Working on my own bibliographic data set and tackling my historical research questions made a huge difference for me during Learn IT, Girl! I certainly would not have felt so engaged, if I had used a dummy data set to learn Python and data science. As I was analysing my own research data, I felt constantly motivated on the one hand, and on the other I could also have an immediate feedback on what I was accomplishing. This made learning Python much easier and it gave me the determination to overcome the challenges I encountered. I still remember how much I struggled to extract information on co-authors, i.e. the scientists who published one paper or more together. This is an important information, because it is a first step towards a network analysis of my bibliographic data, and so, no matter how hard it was, I persisted and eventually succeeded.

4. Twelve weeks and no more

Compared to the average duration of academic projects, twelve weeks seemed an incredibly short time to achieve any meaningful result, but Learn IT, Girl! taught me that this is a perfectly suitable duration for a coding project. In this limited time motivation remains high, and it is necessary to work on the project every day to complete tasks, therefore there is no risk to forget what has been previously done. At the same time, twelve weeks still give the opportunity to write quite complex code and even to start thinking how to improve and enlarge it. Unless differently required, I will continue to apply the twelve-week rule for my future digital projects.

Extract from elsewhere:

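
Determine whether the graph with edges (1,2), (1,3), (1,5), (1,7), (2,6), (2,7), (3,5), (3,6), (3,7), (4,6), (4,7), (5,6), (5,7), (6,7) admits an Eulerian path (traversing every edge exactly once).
Yes (the graph is connected and exactly 2 vertices have odd degree: {2, 6}; any Eulerian path must start and end at those)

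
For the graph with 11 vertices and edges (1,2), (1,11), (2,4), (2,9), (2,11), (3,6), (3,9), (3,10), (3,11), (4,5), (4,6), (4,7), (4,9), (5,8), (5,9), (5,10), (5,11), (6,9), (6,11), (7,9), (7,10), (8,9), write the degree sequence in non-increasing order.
[7, 5, 5, 5, 4, 4, 4, 3, 3, 2, 2] (degrees: deg(1)=2, deg(2)=4, deg(3)=4, deg(4)=5, deg(5)=5, deg(6)=4, deg(7)=3, deg(8)=2, deg(9)=7, deg(10)=3, deg(11)=5)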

5. With comfortable shoes you can go anywhere

At the conclusion of Learn It, Girl! I did not only have working code that was helpful for my historical research, but I also had the feeling that I knew enough to write more code autonomously. Python has not been the first programming language that I have tried to learn, but it is certainly the first one I felt comfortable with and that made me curious to go beyond the beginner’s stage. I find the logic behind Python very clear and understandable and data science methods implemented in Python resonate with the practices of academic research. The Italian writer Italo Calvino argued that placing your feet in a comfortable position is essential to secure concentration while reading. In the same way, I think that you need to wear comfortable shoes to solve complex problems, and coding in Python really feels like wearing a pair of sneakers that can take you anywhere, if you want it.

--

--